I use often use split-DNS in my setups but in a split DNS infrastructure, you create two zones for the same domain, one to be used by the internal network (domain.local), the other used by the external network (domain.com). Bing/Google if you need more info….
On Exchange 2007/2010 the internalURL and externalURL settings are used by the autodiscover service to tell Outlook/mobile clients where they should connect.
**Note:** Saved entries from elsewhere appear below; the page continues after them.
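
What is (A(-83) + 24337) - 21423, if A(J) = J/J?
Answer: 2915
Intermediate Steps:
A(J) = 1
(A(-83) + 24337) - 21423 = (1 + 24337) - 21423 = 24338 - 21423 = 2915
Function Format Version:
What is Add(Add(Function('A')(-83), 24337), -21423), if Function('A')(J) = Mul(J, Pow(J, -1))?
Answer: 2915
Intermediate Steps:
Function('A')(J) = 1
Add(Add(Function('A')(-83), 24337), -21423) = Add(Add(1, 24337), -21423) = Add(24338, -21423) = 2915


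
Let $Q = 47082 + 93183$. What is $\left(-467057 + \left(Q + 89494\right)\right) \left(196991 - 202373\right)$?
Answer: $1277137836$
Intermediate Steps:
$Q = 140265$
$\left(-467057 + \left(Q + 89494\right)\right) \left(196991 - 202373\right) = \left(-467057 + \left(140265 + 89494\right)\right) \left(196991 - 202373\right) = \left(-467057 + 229759\right) \left(-5382\right) = \left(-237298\right) \left(-5382\right) = 1277137836$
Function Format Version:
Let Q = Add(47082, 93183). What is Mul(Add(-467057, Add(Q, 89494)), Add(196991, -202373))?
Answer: 1277137836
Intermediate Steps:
Q = 140265
Mul(Add(-467057, Add(Q, 89494)), Add(196991, -202373)) = Mul(Add(-467057, Add(140265, 89494)), Add(196991, -202373)) = Mul(Add(-467057, 229759), -5382) = Mul(-237298, -5382) = 1277137836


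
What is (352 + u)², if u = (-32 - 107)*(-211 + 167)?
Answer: 41835024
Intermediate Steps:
u = 6116 (u = -139*(-44) = 6116)
(352 + u)² = (352 + 6116)² = 6468² = 41835024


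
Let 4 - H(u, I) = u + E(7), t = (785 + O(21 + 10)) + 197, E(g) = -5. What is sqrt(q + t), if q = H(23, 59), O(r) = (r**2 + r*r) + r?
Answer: sqrt(2921) ≈ 54.046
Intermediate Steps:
O(r) = r + 2*r**2 (O(r) = (r**2 + r**2) + r = 2*r**2 + r = r + 2*r**2)
t = 2935 (t = (785 + (21 + 10)*(1 + 2*(21 + 10))) + 197 = (785 + 31*(1 + 2*31)) + 197 = (785 + 31*(1 + 62)) + 197 = (785 + 31*63) + 197 = (785 + 1953) + 197 = 2738 + 197 = 2935)
H(u, I) = 9 - u (H(u, I) = 4 - (u - 5) = 4 - (-5 + u) = 4 + (5 - u) = 9 - u)
q = -14 (q = 9 - 1*23 = 9 - 23 = -14)
sqrt(q + t) = sqrt(-14 + 2935) = sqrt(2921)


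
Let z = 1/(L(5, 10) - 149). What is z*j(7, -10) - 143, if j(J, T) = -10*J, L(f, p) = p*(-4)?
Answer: -3851/27 ≈ -142.63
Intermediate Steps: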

Internal is for LAN users and External is for the rest of the world.
So if I install the cert on Exchange : *.domain.com everything will work from the outsite but internal users will receive a cert error.
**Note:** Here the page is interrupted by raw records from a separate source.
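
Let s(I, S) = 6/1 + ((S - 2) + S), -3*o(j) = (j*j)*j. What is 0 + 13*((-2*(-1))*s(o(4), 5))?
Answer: 364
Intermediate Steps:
o(j) = -j³/3 (o(j) = -j*j*j/3 = -j²*j/3 = -j³/3)
s(I, S) = 4 + 2*S (s(I, S) = 6*1 + ((-2 + S) + S) = 6 + (-2 + 2*S) = 4 + 2*S)
0 + 13*((-2*(-1))*s(o(4), 5)) = 0 + 13*((-2*(-1))*(4 + 2*5)) = 0 + 13*(2*(4 + 10)) = 0 + 13*(2*14) = 0 + 13*28 = 0 + 364 = 364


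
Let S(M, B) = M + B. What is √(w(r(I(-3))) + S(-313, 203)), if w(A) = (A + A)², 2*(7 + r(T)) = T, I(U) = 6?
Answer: I*√46 ≈ 6.7823*I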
So basicly the domain.local users are trying to connect to exchange that has domain.com certification !
This can be avoided by changing internal ulrs to match the external urls (same as on external cert) but this is so easy with these four PowerShell commands.
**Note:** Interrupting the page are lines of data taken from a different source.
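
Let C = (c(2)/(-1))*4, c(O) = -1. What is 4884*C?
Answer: 19536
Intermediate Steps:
C = 4 (C = -1/(-1)*4 = -1*(-1)*4 = 1*4 = 4)
4884*C = 4884*4 = 19536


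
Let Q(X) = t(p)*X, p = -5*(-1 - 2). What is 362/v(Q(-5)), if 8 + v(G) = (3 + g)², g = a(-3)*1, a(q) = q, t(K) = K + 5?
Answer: -181/4 ≈ -45.250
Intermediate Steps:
p = 15 (p = -5*(-3) = 15)
t(K) = 5 + K
g = -3 (g = -3*1 = -3)
Q(X) = 20*X (Q(X) = (5 + 15)*X = 20*X)
v(G) = -8 (v(G) = -8 + (3 - 3)² = -8 + 0² = -8 + 0 = -8)
362/v(Q(-5)) = 362/(-8) = 362*(-⅛) = -181/4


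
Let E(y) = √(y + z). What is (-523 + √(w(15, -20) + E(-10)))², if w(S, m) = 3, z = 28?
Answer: (523 - √3*√(1 + √2))² ≈ 2.7072e+5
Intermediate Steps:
E(y) = √(28 + y) (E(y) = √(y + 28) = √(28 + y))
(-523 + √(w(15, -20) + E(-10)))² = (-523 + √(3 + √(28 - 10)))² = (-523 + √(3 + √18))² = (-523 + √(3 + 3*√2))²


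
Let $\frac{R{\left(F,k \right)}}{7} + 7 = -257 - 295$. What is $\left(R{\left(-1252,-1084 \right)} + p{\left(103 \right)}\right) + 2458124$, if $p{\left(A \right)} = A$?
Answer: $2454314$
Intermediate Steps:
$R{\left(F,k \right)} = -3913$ ($R{\left(F,k \right)} = -49 + 7 \left(-257 - 295\right) = -49 + 7 \left(-552\right) = -49 - 3864 = -3913$)
$\left(R{\left(-1252,-1084 \right)} + p{\left(103 \right)}\right) + 2458124 = \left(-3913 + 103\right) + 2458124 = -3810 + 2458124 = 2454314$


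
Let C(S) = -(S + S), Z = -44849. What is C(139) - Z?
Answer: 44571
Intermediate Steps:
C(S) = -2*S
C(139) - Z = -2*139 - 1*(-44849) = -278 + 44849 = 44571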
- Set-WebServicesVirtualDirectory -Identity “SERVERNAME\EWS (Default Web Site)” -InternalUrl https://SERVERNAME.DOMAIN.COM/ews/exchange.asmx
- Set-OABVirtualDirectory -Identity “SERVERNAME\oab (Default Web Site)” -InternalUrl https://SERVERNAME.DOMAIN.COM/oab
- Set-UMVirtualDirectory -Identity “SERVERNAME\unifiedmessaging (Default Web Site)” -InternalUrl https://SERVERNAME.DOMAIN.COM/unifiedmessaging/service.asmx
- Set-ClientAccessServer -Identity SERVERNAME -AutodiscoverServiceInternalUri https://SERVERNAME.DOMAIN.COM/autodiscover/autodiscover.xml
SERVERNAME : replace with you Exchange server name
DOMAIN.COM :replace with your external domain name 🙂
The internal name can be on the public cert, as long as your internal domain isn’t publicly routable.
You can get a SAN certificate with alternative names of domain.local if you dont have/like split DNS.